March 16–17, 2015: Training
March 17–19, 2015: Conference
Boston, MA

Architecting for Data Science

1:15pm–2:45pm Thursday, 03/19/2015
Big Data, Reactive and its variants
Location: 304
Average rating: ****.
(4.20, 10 ratings)
Slides:   external link

Prerequisite Knowledge

If you have only limited experience with data science, this talk will serve as a useful survey and will help you get started on the right track. If you have worked with data science, machine learning, or recommendation systems before, then you may appreciate more fully the tensions that influence our design decisions.

Description

We first deployed data science and machine learning for real-time recommendation engines at if(we) with great enthusiasm, but soon suffered a nasty surprise; it felt like we hit a speed bump in the middle of the highway. Having built a web infrastructure capable of delivering complex functionality with rapid iterative cycles, we were stunned by how long it took to try out new ideas.

Thanks to the platform we designed, today things are different. We enforce a rigorous approach to data modeling and, most importantly, all data access occurs through event history. Our framework processes events in reactive style, so the code runs the same way during production real-time streaming as it does during development and model evaluation.

Our prediction platform software is key to enabling rapid iterative cycles and responsiveness to changing business needs. Initially, we needed a great deal of custom code to meet production scalability and performance requirements for new recommendation algorithms. Today, we just drop in the same reactive feature definitions used in development. Whereas it might have taken three to six months to try new ideas, it’s now easy to go from idea to production validation in just a few days.

We will share some of the difficult tradeoffs that we managed. Putting expressiveness as a top priority forced a number of design decisions and influenced the development of a Scala-based feature DSL. We chose to focus on performance ahead of scalability, meaning we operated without the benefit of Hadoop ecosystem technology, preferring a custom in-memory data representation instead. We also emphasize creating interesting features as machine learning inputs, an approach that leads to good results even with the most common machine learning algorithms.

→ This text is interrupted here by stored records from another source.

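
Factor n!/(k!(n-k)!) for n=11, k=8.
C(11,8) = 165
This is the binomial coefficient C(11,8) = 165.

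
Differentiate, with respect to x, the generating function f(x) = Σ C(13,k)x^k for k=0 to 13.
Σ k·C(13,k)x^(k-1) for k=1 to 13

Working:
Term-by-term differentiation gives Σ k·C(13,k)x^{k-1} for k=1 to 13.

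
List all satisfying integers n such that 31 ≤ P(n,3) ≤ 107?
5

P(4,3)=24; P(5,3)=60; P(6,3)=120. So valid n = 5.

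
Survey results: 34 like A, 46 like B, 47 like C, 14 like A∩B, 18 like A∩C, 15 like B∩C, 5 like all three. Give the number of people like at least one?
85

Explanation: |A∪B∪C| = 34+46+47-14-18-15+5 = 85.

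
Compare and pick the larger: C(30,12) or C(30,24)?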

In this talk we’ll take a deep dive through the evolution of the if(we) data science architecture. In addition to telling the story, we’ll demonstrate our approach working through examples with data from Kaggle competitions. We’d like you to take this home and try it yourself and will have source code available (https://github.com/ifwe/antelope).

Johann Schleier-Smith

if(we)

Johann leads if(we) with partner, co-founder and long-time friend, Greg Tseng. Under Johann’s leadership, if(we) conceived, developed and refined Tagged, a social networking product supporting 300 million users in over 200 countries. With balanced interests in software development, data science, product design, and building businesses, Johann works closely the team to meet the trends of 21st century social life, always keen to adapt cutting-edge technology to internet-size and internet-speed applications.

Johann holds an A.B. in Physics and Mathematics from Harvard University and pursued a Ph.D. in Physics at Stanford for several years, before leaving to fully focus on his entrepreneurial career. He is also an advisor to the Immunity Project, a non-profit initiative dedicated to developing a free vaccine for HIV/AIDS. Outside of the office, Johann can be found riding waves while kitesurfing in summer, and riding snow in winter.